Project Payment Reviews: Quite the Site to See
A large multi-discipline engineering firm working on a design-build project was retained by a general contractor to review payment applications for certification of the project to the owner and lender. Correspondence between the contractor and policyholder indicated that those reviews were to be “desktop reviews” only without a requirement for the engineer to visit the project site. The contractor was having financial difficulties and did not pay its subcontractors in full, abandoned the project and ultimately declared bankruptcy. There were insufficient funds remaining for the owner to complete the project. The owner filed a lawsuit alleging the engineer should have visited the site prior to certifying the contractor’s payment applications. Berkley Design Professional paid more than $277,000 on behalf of the policyholder plus $182,000 in legal expenses. The policy holder contributed/paid a $200,000 deductible.
Lessons learned:
Construction contract administration services must be performed diligently and in accordance with the professional standard of care. If the scope of services is modified by mutual agreement of the engineer and owner, a design services change form should be authorized and agreed to in writing. In this case, there was no substantial documentation nor written agreement of the “desktop review” of construction progress being acceptable. Absent a written agreed-upon design change authorization, the engineer was deemed to be negligent in not providing in-person site observation and in over-certifying amounts due the contractor in the monthly payment certification review process.

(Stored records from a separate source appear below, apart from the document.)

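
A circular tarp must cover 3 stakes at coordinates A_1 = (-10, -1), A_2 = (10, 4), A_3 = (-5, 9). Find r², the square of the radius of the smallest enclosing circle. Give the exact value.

Side lengths²: A_1A_2² = 425, A_1A_3² = 125, A_2A_3² = 250.
Since A_1A_2² = 425 ≥ 250 + 125 = 375, the angle opposite A_1A_2 is not acute, so the smallest enclosing circle has A_1A_2 as diameter.
Centre = midpoint of A_1A_2 = (0, 1.5), r² = 425/4 = 106.25.

106.25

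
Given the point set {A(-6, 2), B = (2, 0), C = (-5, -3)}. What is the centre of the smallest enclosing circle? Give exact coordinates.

Side lengths²: AB² = 68, AC² = 26, BC² = 58.
Since AB² = 68 < 58 + 26 = 84, the triangle is acute, so the smallest enclosing circle is the circumcircle.
Circumcentre = (-42/19, 3/19), r² = 6409/361.
Centre = (-42/19, 3/19).

(-42/19, 3/19)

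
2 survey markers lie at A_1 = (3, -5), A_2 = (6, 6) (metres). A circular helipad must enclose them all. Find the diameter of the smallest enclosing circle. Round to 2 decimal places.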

The claim scenarios described here are offered solely to illustrate the types of situations that may result in claims. These scenarios should not be compared to an actual claim. The precise coverage afforded by any insurer is subject to the terms and conditions of the policies as issued. Products and services are provided by one or more insurance company subsidiaries of W. R. Berkley Corporation.
Information provided is for general interest and risk management purposes only and should not be construed as legal advice nor confirmation of insurance coverage. The user of the information should consult with an attorney experienced in the laws and regulations of the appropriate jurisdiction, and practice management recommendations should be carefully reviewed and adapted for the particular project requirements, firm standards and protocols established by the design professional.